Delhi District Court

State vs . Sanjay @ Manoj on 4 May, 2010

                                           1
                                                                             FIR No. 156/07
                                                                  State vs. Sanjay @ Manoj


     IN THE COURT OF SH. SANDEEP GARG, METROPOLITAN
              MAGISTRATE (CENTRAL)-05, DELHI

FIR No. 156/2007
U/s 25/54/59 Arms Act
PS- Nabi Karim
State Vs. Sanjay @ Manoj

JUDGMENT:
a           The Sl. No. of the case                : 1052/2
b           The date of commission                 : 19.04.2007
c           The name of complainant                : HC Udaivir Singh
d           The name of accused                    : Sanjay @ Manoj S/o Bhagwandas
                                                   : R/o L-240, Laxman Puri, Nabi
                                                   : Karim, Delhi.
e           The offence complained of              : 25/54/59 Arms Act
f           The plea of accused                    : Pleaded not guilty
g           The final order                        : Acquitted
h           The date of such order                 : 04.05.2010
i           The date of institution
            of the case                            : 18.06.2007
j           Date of hearing final arguments
            and adjourning the matter
            for orders                             : 04.05.2010

BRIEF REASONS FOR THE DECISION:

1. In brief, case of the prosecution against accused Sanjay @ Manoj is that on 19.04.2007 at about 06:15 PM, at Qutub Road, in front of MCD office, Nabi Karim, Delhi, within the jurisdiction of PS Nabi Karim, accused was found in possession of one button actuated knife, Ex. P-1 having total length 23.5 cm long with blade of 10.5 cm in length and width 2.5 cm in contravention of notification issued under Arms Act. As such, as per prosecution, accused committed an offence punishable u/s 25 Arms Act. On the basis of rukka sent by HC Udaivir Singh, formal FIR, Ex. PW-2/A was registered for offence u/s 25 of Arms Act. The case was investigated into. The investigation ended in Page 1 of 8 2 FIR No. 156/07 State vs. Sanjay @ Manoj the filing of the charge-sheet u/s 173 Cr.P.C. charging the accused with the commission of an offence punishable u/s 25 of Arms Act.

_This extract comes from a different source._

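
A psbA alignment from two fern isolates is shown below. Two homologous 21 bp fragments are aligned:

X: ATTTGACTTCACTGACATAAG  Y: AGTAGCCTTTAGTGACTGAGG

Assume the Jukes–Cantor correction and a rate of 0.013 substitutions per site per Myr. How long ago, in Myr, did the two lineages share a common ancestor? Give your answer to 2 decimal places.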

2. Vide order dated, 04.09.2008, accused was charged for offence u/s 25 of Arms Act to which he pleaded not guilty and claimed trial.

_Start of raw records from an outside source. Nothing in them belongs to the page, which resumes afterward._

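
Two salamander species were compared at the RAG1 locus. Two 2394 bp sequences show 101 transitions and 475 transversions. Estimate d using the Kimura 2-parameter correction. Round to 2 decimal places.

0.29

P = 101/2394 ≈ 0.042189 and Q = 475/2394 ≈ 0.198413.
Under the Kimura two-parameter model, d = −½ ln(1 − 2P − Q) − ¼ ln(1 − 2Q).
1 − 2P − Q = 0.717209, giving −½ ln(0.717209) = 0.166194.
1 − 2Q = 0.603174, giving −¼ ln(0.603174) = 0.126387.
d = 0.166194 + 0.126387 = 0.292581.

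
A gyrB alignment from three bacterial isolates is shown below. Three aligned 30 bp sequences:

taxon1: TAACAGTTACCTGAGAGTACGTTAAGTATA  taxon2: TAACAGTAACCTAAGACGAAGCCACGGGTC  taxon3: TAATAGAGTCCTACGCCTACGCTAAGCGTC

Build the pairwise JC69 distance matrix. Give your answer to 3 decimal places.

d(taxon1,taxon2) = 0.503, d(taxon1,taxon3) = 0.572, d(taxon2,taxon3) = 0.503

taxon1–taxon2: 11/30 sites differ → p ≈ 0.366667, d = −0.75 ln(1 − 0.488889) = 0.503376 ≈ 0.503.
taxon1–taxon3: 12/30 sites differ → p = 0.4, d = −0.75 ln(1 − 0.533333) = 0.571605 ≈ 0.572.
taxon2–taxon3: 11/30 sites differ → p ≈ 0.366667, d = −0.75 ln(1 − 0.488889) = 0.503376 ≈ 0.503.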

3. To substantiate its case on judicial file, prosecution has examined as many as four witnesses. PW-2 is HC Mool Chand, who being duty officer proved carbon copy of FIR, Ex. PW-2/A. PW-1 is HC Udaivir Singh. He is the recovery witness and is the 1st IO of the case. PW-3 is Ct. Manveer Singh who was on patrolling duty along with HC Udaivir Singh and is a recovery witness. PW-4 is HC Satbir Singh, who is 2nd IO of the case. Vide order dated, 27.04.2010, PE was closed and on 28.04.2010 statement of accused was recorded u/s 281/313 Cr.P.C. wherein accused denied the case of prosecution in toto. However, accused did not intend to lead DE.

4. I have heard Ld. APP for the State and the accused and gone through case file very carefully.

5. It is submitted by Ld. APP for the State that by virtue of evidence available on judicial file, accused is liable to be convicted for the offence punishable u/s 25 of Arms Act. On the other hand, accused submits that he has been falsely implicated in the present case and he is totally innocent.

6. I have gone through the material on judicial file very carefully.

7. It is settled proposition of criminal law that prosecution is supposed to prove its case on judicial file beyond reasonable doubts by leading reliable, cogent and convincing evidence. Further, it is a settled proposition of criminal law that in order to prove its case on judicial file, prosecution is supposed to stand on its own legs and it cannot derive any Page 2 of 8 3 FIR No. 156/07 State vs. Sanjay @ Manoj benefit whatsoever from the weaknesses, if any, in the defence of the accused. Further, it is a settled proposition of criminal law that burden of proof of the version of the prosecution in a criminal trial throughout the trial is on the prosecution and it never shifts to the accused. Also it is a settled proposition of criminal law that the accused is entitled to the benefit of every reasonable doubt in the prosecution story and such doubt entitles the accused to acquittal.

8. In my opinion, as a cumulative effect of following reasons the accused is entitled to be acquitted of the charge against him:-

(a) Chapter 22 Rule 49 of Punjab Police Rules, 1934, provides as under:
22.49. Matters to be entered in Register No.II- The following matters shall, amongst others, be entered:-
(c) The hour of arrival and departure on duty at or from a police station of all enrolled police officers of whatever rank, whether posted at the police station or elsewhere, with a statement of the nature of their duty. This entry shall be made immediately on arrival or prior to the departure of the officer concerned and shall be attested by the latter personally by signature or seal.

Note:- The term Police Station will include all places such as Police Lines and Police Posts where Register No.II is maintained.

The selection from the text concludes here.